Back Strokes – Circle Stroking

This is a wonderful linking movement. It is a circular, flowing action that can be done in either direction on the back. It’s a great move for spreading more oil over the back, and to help make the massage feel continuous and flowing.

Place both hands on the right-hand side of your partner’s back, one hand slightly higher than the other. Slide the top hand down the side in a large curve, and at the same time slide your lower hand up to the spine.

Continue stroking around in these wide curves. Imagine a circle on the back, and stroke around it in a clockwise direction, one hand following the other. Always work up and away from the spine.

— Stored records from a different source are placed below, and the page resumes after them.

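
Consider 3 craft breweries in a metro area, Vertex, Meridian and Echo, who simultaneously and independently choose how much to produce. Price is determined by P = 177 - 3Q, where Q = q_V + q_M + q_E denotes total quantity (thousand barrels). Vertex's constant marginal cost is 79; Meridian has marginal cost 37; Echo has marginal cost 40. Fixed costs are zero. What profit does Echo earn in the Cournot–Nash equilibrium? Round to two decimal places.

623.52

Vertex's profit: π_V = (177 - 3Q)q_V - (79q_V). Setting ∂π_V/∂q_V = 0: 98 - 6q_V - 3(q_M + q_E) = 0.
Meridian's first-order condition: 140 - 6q_M - 3(q_V + q_E) = 0.
Echo's profit: π_E = (177 - 3Q)q_E - (40q_E). Setting ∂π_E/∂q_E = 0: 137 - 6q_E - 3(q_V + q_M) = 0.
Summing all 3 equations gives 375 − 12Q = 0, hence Q = 125/4.
Back-substituting: q_V = (98 − 375/4)/3 = 17/12, q_M = (140 − 375/4)/3 = 185/12, q_E = (137 − 375/4)/3 = 173/12.
Price P = 177 - 3·(125/4) = 333/4.
Echo's profit: (333/4 - 40)·(173/12) = 623.5208.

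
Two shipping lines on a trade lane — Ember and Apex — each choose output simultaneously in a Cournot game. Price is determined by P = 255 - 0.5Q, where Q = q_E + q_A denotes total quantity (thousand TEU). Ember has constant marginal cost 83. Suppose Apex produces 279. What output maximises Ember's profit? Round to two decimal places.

32.50

With the rival's output fixed at 279, Ember's profit is π_E = (255 - (1/2)·279 - (1/2)q_E)q_E - (83q_E) = (231/2 - (1/2)q_E)q_E - (83q_E).
∂π_E/∂q_E = 65/2 - q_E = 0, so q_E = 65/2.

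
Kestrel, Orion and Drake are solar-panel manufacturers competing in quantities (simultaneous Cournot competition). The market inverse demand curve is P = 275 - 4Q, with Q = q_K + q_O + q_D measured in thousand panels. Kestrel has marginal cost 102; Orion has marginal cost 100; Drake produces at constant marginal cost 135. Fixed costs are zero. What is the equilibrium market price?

Kestrel's profit: π_K = (275 - 4Q)q_K - (102q_K). Setting ∂π_K/∂q_K = 0: 173 - 8q_K - 4(q_O + q_D) = 0.
Orion's first-order condition: 175 - 8q_O - 4(q_K + q_D) = 0.
Drake's first-order condition: 140 - 8q_D - 4(q_K + q_O) = 0.
Summing all 3 equations gives 488 − 16Q = 0, hence Q = 61/2.
Back-substituting: q_K = (173 − 122)/4 = 51/4, q_O = (175 − 122)/4 = 53/4, q_D = (140 − 122)/4 = 9/2.
Total output Q = 61/2, so price P = 275 - 4·(61/2) = 153.

153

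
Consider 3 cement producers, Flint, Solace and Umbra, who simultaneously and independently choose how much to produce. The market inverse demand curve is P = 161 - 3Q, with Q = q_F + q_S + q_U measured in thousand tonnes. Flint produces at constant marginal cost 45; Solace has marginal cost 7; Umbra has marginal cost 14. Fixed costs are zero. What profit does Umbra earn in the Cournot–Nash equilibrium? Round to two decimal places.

609.19

Flint's profit: π_F = (161 - 3Q)q_F - (45q_F). Setting ∂π_F/∂q_F = 0: 116 - 6q_F - 3(q_S + q_U) = 0.
Solace's first-order condition: 154 - 6q_S - 3(q_F + q_U) = 0.
Umbra's profit: π_U = (161 - 3Q)q_U - (14q_U). Setting ∂π_U/∂q_U = 0: 147 - 6q_U - 3(q_F + q_S) = 0.
Adding the 3 conditions: 417 − 6Q − 6Q = 0, i.e. Q = 139/4.
Back-substituting: q_F = (116 − 417/4)/3 = 47/12, q_S = (154 − 417/4)/3 = 199/12, q_U = (147 − 417/4)/3 = 57/4.
Price P = 161 - 3·(139/4) = 227/4.
Umbra's profit: (227/4 - 14)·(57/4) = 609.1875.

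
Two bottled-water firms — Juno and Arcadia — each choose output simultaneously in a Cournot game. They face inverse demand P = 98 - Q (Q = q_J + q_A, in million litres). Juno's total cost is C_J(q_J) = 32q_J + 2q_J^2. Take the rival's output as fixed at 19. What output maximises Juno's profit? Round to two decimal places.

With the rival's output fixed at 19, Juno's profit is π_J = (98 - 19 - q_J)q_J - (32q_J + 2q_J²) = (79 - q_J)q_J - (32q_J + 2q_J²).
∂π_J/∂q_J = 47 - 6q_J = 0, so q_J = 47/6.

7.83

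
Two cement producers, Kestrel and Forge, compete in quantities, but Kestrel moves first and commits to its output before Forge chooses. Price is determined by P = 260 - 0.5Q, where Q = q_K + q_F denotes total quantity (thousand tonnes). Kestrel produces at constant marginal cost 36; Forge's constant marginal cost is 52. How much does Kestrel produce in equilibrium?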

Lift your left hand over your right arm while your right hand continues stroking in a circular motion. Your right hand does a complete circle but your left hand does only a half circle.

Complete the circle with your right hand and place your left hand down gently. Work up the back on this side, then slide your hands down and work on the left-hand side. This time you are working counterclockwise since you are stroking away from the spine, with your left hand doing the complete circle, and your right hand working just a half circle. This continuous, flowing stroke can induce a dreamlike state in some people.

Circle thumb stroking

This is similar to circle stroking, but the movement is concentrated in much smaller circles. These are very useful on either side of the spine and medically as the scapula all around the scapula.

Start with both thumbs on one side of the spine and stroke around in a circle.

One thumb follows the other as you stroke up and out, pushing the muscle away from the spine. The movement is precise, working about 1 inch (3 cm) from the spine.

Lift one thumb over the other hand and continue circling. As in circle stroking, one thumb makes a complete circle, and the other just does a half circle.

Additional moves

You can then relax the small muscles on either side of your partner’s spine with a series of firm pressures. Start on the lower back with your thumbs on either side of the spine. Lean your weight onto the pads of your thumbs, keeping your elbows straight – you need to apply a relaxed pressure, not a sharp poke. Press firmly, then release, and repeat a little further up the back. Do extra work on the shoulders and the base of the neck as these are the areas where most tension is stored. Then glide back to the base of the spine, and start again. Vary the movement by making small, penetrating circles over these muscles.

Continue with some finger drumming. Although this movement can be tiring to give – since you cannot use your full body. weight, just the strength of your hands – it is very useful for relieving tension pressure in the shoulder muscles. Drum your fingers down individually, pressing heavily on the muscle. Keep your hands close together and, if you’re like me, and one of your hands is stronger than the other, cross your thumbs to equalize the pressure. This heavy drumming movement brings blood to the area and helps to ease pain.